Barrel toroid magnet fully charged to nominal field, and it works!
1 December 2006 | By
After a few weeks of testing up to intermediate currents, finally, on Thursday evening November 9, the current in the Barrel Toroid was pushed up to its nominal value of 20500 A and even 500 A beyond this value to prove that we have some margin. It went surprisingly well. Of course, the 8 coils forming the toroid were already tested individually at the surface but still, some surprise may have come from those parts added to the toroid in the cavern for the first time like the 8 cryoring sections linking the coils as well as the valve box at the bottom in sector 13 regulating the helium flow or the current lead cryostat on the top in sector 5. No training quenches, nothing to worry about, and the test was concluded with a fast dump triggered at 00:40 in the very early morning of November 10.
Big relief was in the air, making people thirsty and after some moments of disbelief, many bottles of champagne showed up.
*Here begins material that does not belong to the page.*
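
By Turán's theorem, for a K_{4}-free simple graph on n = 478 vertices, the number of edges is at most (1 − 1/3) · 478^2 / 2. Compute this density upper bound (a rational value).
Turán density bound = (2/3) · 478^2/2 = 228484/3 ≈ 76161.3333

Turán's theorem: ex(n, K_{r+1}) is achieved by the complete r-partite Turán graph T(n, r) with parts as balanced as possible, and is at most (1 − 1/r) · n^2/2. For r = 3, n = 478: the density bound is (2/3) · 228484/2 = 228484/3 ≈ 76161.3333. The integer-valued extremum is e(T(478, 3)) = 76161, which is strictly less than the density bound 228484/3 since 3 ∤ 478 (the parts of T(478, 3) cannot all be equal).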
By far the nicest one was offered by our magnetic field user Laurent Chevalier who was well prepared and apparently confident about the result. His ATLAS champagne specially bottled for this event tasted best.
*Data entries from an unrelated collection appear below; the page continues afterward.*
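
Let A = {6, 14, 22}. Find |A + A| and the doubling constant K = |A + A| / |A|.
K = |A + A| / |A| = 5/3

Enumerate A + A = {a + b : a, b ∈ A}. With |A| = 3, there are |A|^2 = 9 ordered sum pairs; collecting distinct values, A + A = {12, 20, 28, 36, 44}, so |A + A| = 5. Thus K = 5/3. Here |A + A| = 2|A| − 1 = 5, the minimum possible — so K = 5/3 is minimal, which holds iff A is an arithmetic progression.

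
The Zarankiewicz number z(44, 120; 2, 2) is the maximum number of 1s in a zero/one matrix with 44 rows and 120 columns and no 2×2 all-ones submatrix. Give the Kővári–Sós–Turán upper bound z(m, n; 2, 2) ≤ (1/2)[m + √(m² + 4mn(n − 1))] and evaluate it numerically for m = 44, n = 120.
z(44, 120; 2, 2) ≤ (1/2)[44 + √(44² + 4·44·120·119)] = (1/2)[44 + √2515216] = 814.9716

Kővári–Sós–Turán: let r_1, ..., r_44 be the row sums and z = Σ r_i the total number of 1s. Each pair of columns can share at most one row with both entries 1 (else a 2×2 all-ones block appears), so Σ_i C(r_i, 2) ≤ C(120, 2) = 7140. By convexity Σ_i C(r_i, 2) ≥ 44·C(z/44, 2) = z(z − 44)/(2·44), giving z² − 44z − 44·120·119 ≤ 0 and hence z ≤ (1/2)[44 + √(1936 + 4·628320)] = (1/2)[44 + √2515216] ≈ (1/2)(44 + 1585.9433) = 814.9716.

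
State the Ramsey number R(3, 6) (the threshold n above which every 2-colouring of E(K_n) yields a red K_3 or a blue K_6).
R(3, 6) = 18

Lower bound: an explicit 2-colouring of K_{17} (typically a Paley-type or other structured construction) avoids a red K_3 and a blue K_6, showing R(3, 6) > 17.
Upper bound: the simple Erdős–Szekeres recurrence only gives R(3, 6) ≤ 20; the tight bound R(3, 6) ≤ 18 requires a sharper case analysis (or computer search) of 2-colourings of K_{18}.
Hence R(3, 6) = 18.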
After this successful first test at full current and recovery from the fast dump, which means cooling down again from 58 down to 4 K, the toroid was charged again in the weekend of 18-19 November. A duration test of the toroid during 35 hours (18 hours at full field) was completed by which the long term stability of power supply, cryogenics and controls were checked. On this occasion several detector groups tested their response to the magnetic field as well and the first beautiful curved traces were shown to us by the muon team working one floor below us to master their system as well.